When bloggers do stuff
In the old days, authors wrote. Other people did the marketing, and that was all there was to it.
Now, of course, most blogs are one-person operations. Which means that successful blogs are often run by restless, outward-bound people in a hurry. And a lot of bloggers either have day jobs or passionate sidelines. I think that’s a good thing, even when they fail. It’s frustrating for me to hear, “stick to your blogging,” when people criticize a project created by a blogger–because it’s part of the blogging, part of the learning, part of what’s unfolding. I’d rather read a book that’s informed by the activities (not the reporting) of the writer, and I’d rather read a blog that’s based on the successes (and failures) of the blogger.
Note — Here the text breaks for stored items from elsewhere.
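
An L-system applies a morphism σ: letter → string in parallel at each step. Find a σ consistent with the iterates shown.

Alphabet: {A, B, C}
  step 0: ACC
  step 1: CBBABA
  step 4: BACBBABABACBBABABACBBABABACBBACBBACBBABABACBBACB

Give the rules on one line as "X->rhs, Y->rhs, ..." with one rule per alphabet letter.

  step 0 ⇒ step 1: ACC ⇒ CB·BA·BA
    A ↦ CB
    C ↦ BA
    B ↦ BA  (constrained at step 1)

A->CB, B->BA, C->BA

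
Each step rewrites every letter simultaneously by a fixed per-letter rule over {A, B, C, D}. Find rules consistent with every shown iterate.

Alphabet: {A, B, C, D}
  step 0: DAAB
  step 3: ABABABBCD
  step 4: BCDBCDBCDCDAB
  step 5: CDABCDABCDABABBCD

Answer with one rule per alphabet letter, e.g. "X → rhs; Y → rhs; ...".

  step 4 ⇒ step 5: BCDBCDBCDCDAB ⇒ CD·A·B·CD·A·B·CD·A·B·A·B·B·CD
    A ↦ B
    B ↦ CD
    C ↦ A
    D ↦ B

A->B, B->CD, C->A, D->B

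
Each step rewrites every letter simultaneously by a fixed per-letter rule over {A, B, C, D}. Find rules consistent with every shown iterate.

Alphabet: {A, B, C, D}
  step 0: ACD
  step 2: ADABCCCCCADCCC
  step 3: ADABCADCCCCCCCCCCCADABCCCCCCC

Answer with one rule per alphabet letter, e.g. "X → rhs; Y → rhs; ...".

  step 2 ⇒ step 3: ADABCCCCCADCCC ⇒ AD·ABC·AD·C·CC·CC·CC·CC·CC·AD·ABC·CC·CC·CC
    A ↦ AD
    B ↦ C
    C ↦ CC
    D ↦ ABC

A->AD, B->C, C->CC, D->ABC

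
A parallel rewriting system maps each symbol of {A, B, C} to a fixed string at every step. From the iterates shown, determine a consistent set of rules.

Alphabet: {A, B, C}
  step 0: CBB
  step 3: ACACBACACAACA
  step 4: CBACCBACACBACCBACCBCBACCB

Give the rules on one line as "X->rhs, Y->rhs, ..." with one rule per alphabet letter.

A->CB, B->A, C->AC

  step 3 ⇒ step 4: ACACBACACAACA ⇒ CB·AC·CB·AC·A·CB·AC·CB·AC·CB·CB·AC·CB
    A ↦ CB
    B ↦ A
    C ↦ AC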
Which brings us to Hugh Macleod and his work for Microsoft. Some critics think he’s selling out. I don’t. I think he’s having a huge impact on an organization–from the outside–at the same time that he demonstrates how just about any large organization can rethink its role in the world. And he’s doing it in front of all of us, without a net.
Which brings us to Guy Kawasaki and his new project. I disliked this project from the very first moment I saw the beta. It’s unlikely that it will fail. It will almost certainly generate a lot of traffic and a huge ROI for Guy. For the rest of us, it demonstrates just how easy it is to start a web company today, and just how important it is to create one that makes the world better, not just noisier.